Thursday, August 14, 2008

Yankees Horrible Season Explained by Loss of Secret Weapon

For the 12 previous seasons the New York Baseball Yankees have been a constant in the postseason. And just like E=mc^2 nobody could really explain why. Theories abounded. Was it Torre? Was it the huge Yankee payroll? Was it Derek Jeter's gangster? No. It was none of those things.

The true secret to the Yankees success was only made evident when a brash young manager decided his team needed to eat healthier. Once the candy was removed from the Yankees clubhouse their level of play diminished to that of a glorified little league team. Not the one that wins the Little League World Series on ESPN2, but the one that gets their arses kicked just about every game they play. Without candy the Yankees cannot be expected to play good baseball. It's that simple. Bringing in Girardi was the most disastrous decision in Yankees history. Not because Girardi is a bad manager, but because of his counterproductive healthfood crusading.
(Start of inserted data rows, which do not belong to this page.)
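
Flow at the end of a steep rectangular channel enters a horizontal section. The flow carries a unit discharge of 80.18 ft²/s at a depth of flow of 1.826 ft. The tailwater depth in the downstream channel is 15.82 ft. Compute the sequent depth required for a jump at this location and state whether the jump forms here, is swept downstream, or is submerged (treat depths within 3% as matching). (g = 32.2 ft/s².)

y₂ = 13.90 ft; the jump is submerged

V₁ = q/y₁ = 80.18/1.826 = 43.91 ft/s. Fr₁ = V₁/√(g·y₁) = 43.91/√(32.2×1.826) = 5.726.
Bélanger equation: y₂/y₁ = ½[√(1 + 8Fr₁²) − 1] = ½[√263.34 − 1] = 7.614.
y₂ = 7.614 × 1.826 = 13.90 ft.
Tailwater y_tw = 15.82 ft: y_tw > y₂, so the jump is submerged.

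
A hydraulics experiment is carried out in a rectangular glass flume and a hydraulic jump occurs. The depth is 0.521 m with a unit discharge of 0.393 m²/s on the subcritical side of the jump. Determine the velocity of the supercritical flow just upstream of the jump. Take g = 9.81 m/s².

V₁ = 4.02 m/s

V₂ = q/y₂ = 0.393/0.521 = 0.754 m/s; Fr₂ = V₂/√(g·y₂) = 0.334.
From the momentum equation (using Fr₂), y₁/y₂ = ½[√(1 + 8Fr₂²) − 1] = ½[√1.891 − 1] = 0.187.
y₁ = 0.187 × 0.521 = 0.0977 m.
V₁ = q/y₁ = 0.393/0.0977 = 4.02 m/s.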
There you have it. Investigative journalism at its best.

5 comments:

Anonymous said...

You can't win the ball game without the help from Mr. Wonka.
It'll be fun as hell if Mr. T bring the Dodgers to the playoffs with Mr Wonka's golden ticket while Joe G fails his mission because of his No Chocolate policy.
BTW, Giese is the 13th Yankees player to go on the DL.
A-Rod, our dearest No.13, has become the most un-clutch baseball player in human history.
Talk about unlucky numbers.

Bucky7588 said...
This comment has been removed by the author.
Bucky7588 said...

Its actually a pretty simple formula and thats why its so brilliant...the amount of energy in an object is that object at the speed of light, thats why matter can't go faster than the speed of light because its then turned into energy...one receives energy from candy....the yankees arn't getting candy, hence no energy, so its

0=mc^2...so to make e=0, m must equal 0

there you have it, a mathematical explanation of why the yankees suck this year, they have no mass and hence don't really exist.

Fernando Alejandro said...

We need to get this over to sabermetrics weekly.

Roberto E. Alejandro said...

the Yankees not existing would explain their lack of energetic play. I think we've solved a great dilemma.